Türkiye Sağlık İşçileri Sendikası Eskişehir İl Temsilcisi Uğur Özatak, Eskişehir Osmangazi Üniversitesi (ESOGÜ) Tıp Fakültesi Hastanesi önünde kamu işçilerinin 2025-2026 yılını kapsayan Toplu İş Sözleşmesi (TİS) sürecindeki mağduriyetini ve sendikanın kararlı duruşunu dile getiren önemli bir basın açıklaması ve oturma eylemi gerçekleştirdi.
"GEÇİM SIKINTISI BOĞAZIMIZA DAYANDI, UYKULARIMIZ KAÇIYOR!"

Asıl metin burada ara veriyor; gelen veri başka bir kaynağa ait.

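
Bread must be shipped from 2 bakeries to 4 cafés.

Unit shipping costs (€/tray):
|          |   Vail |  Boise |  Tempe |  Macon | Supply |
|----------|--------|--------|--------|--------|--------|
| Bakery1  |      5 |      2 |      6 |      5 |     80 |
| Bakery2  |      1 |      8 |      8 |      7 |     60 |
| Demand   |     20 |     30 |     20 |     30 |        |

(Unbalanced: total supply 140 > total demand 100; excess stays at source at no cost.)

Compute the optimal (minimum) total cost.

350

A cheapest plan:
  Bakery1 to Boise: 30 × €2 = €60
  Bakery1 to Tempe: 20 × €6 = €120
  Bakery1 to Macon: 30 × €5 = €150
  Bakery2 to Vail: 20 × €1 = €20
Total = 60 + 120 + 150 + 20 = €350.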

Özatak, hükümet tarafından sunulan teklifi "kabul edilemez" olarak nitelendirirken, işçilerin "sadaka değil, haklarını" istediklerini net bir dille ifade etti. Mevcut ekonomik koşullar altında işçilerin yaşadığı zorluklara dikkat çeken Özatak, "Maaşlarımızla bir ayı değil, bir haftayı bile çıkaramıyoruz. Kiralar uçmuş, faturalar gelirken ellerimiz titriyor. Uykularımız kaçıyor. Çocuklarımızın beslenmesini, kitap defter masrafını karşılayamıyoruz. Geçim sıkıntısı bugün kamu işçisinin en yakıcı sorunu haline gelmiştir. Zordayız, geçinemiyoruz!"1 sözleriyle, kamu işçilerinin ağır geçim şartlarını gözler önüne serdi.
Sendikanın aylardır "Geçim şartları her geçen gün zorlaşıyor" uyarılarını yaptığını ancak bu uyarıların dikkate alınmadığını belirten Özatak, hükümetin üç ay boyunca masaya hiçbir teklif getirmemesi ve sonunda "zar zor, lütufmuş gibi" bir teklif sunmasını "emekçiyi yok saymak" olarak değerlendirdi. Özatak, sunulan rakamları dile getirmeye dahi gerek duymadıklarını belirterek, "Ne siz o teklifi vermiş olun, ne de biz duymuş olalım!" şeklinde tepki gösterdi.
"BU İŞİN SONU GREVE GİDER! MASA SUSARSA MEYDANLAR KONUŞUR!"
Hazine ve Maliye Bakanı'nı "kulaklarını tıkamakla, halktan ve emekçiden kopmakla" suçlayan Özatak, "Biz bu ülkenin üretim gücüyüz, binlerce çalışan kamu işçisiyiz. Görmezden geldiğiniz alın teriyle çalışan işçiler, kamu hizmetlerinin temel taşlarıdır. Gece gündüz demeden, her koşulda çalışan biz emekçiler sayesinde kamu düzeni aksamadan sürmektedir"2 dedi.
Özatak, konuşmasını şu çarpıcı ifadelerle tamamladı: "Bu böyle gitmez! Siz duymazdan gelirseniz, biz duyurmayı biliriz! Masa susarsa, meydanlar konuşur! Bu işin sonu greve gider!" Bu kararlı duruş, sendikanın taleplerinin karşılanmaması halinde grev dahil her türlü mücadeleyi göze aldığının açık bir işareti olarak yorumlandı.
Sendika yetkilileri, sosyal devletin gerektirdiği sorumluluğun yerine getirilmesi ve sürecin daha fazla uzatılmadan adil ve kabul edilebilir bir çözümle sonuçlandırılması çağrısında bulunurken, açıklama "Yaşasın örgütlü mücadelemiz! Yaşasın emekçinin onurlu direnişi! Yaşasın TÜRK-İŞ!" sloganlarıyla sona erdi. Kamuoyu, toplu iş sözleşmesi görüşmelerinin akıbeti ve kamu işçilerinin talepleri konusunda gelişmeleri yakından takip etmeye devam ediyor.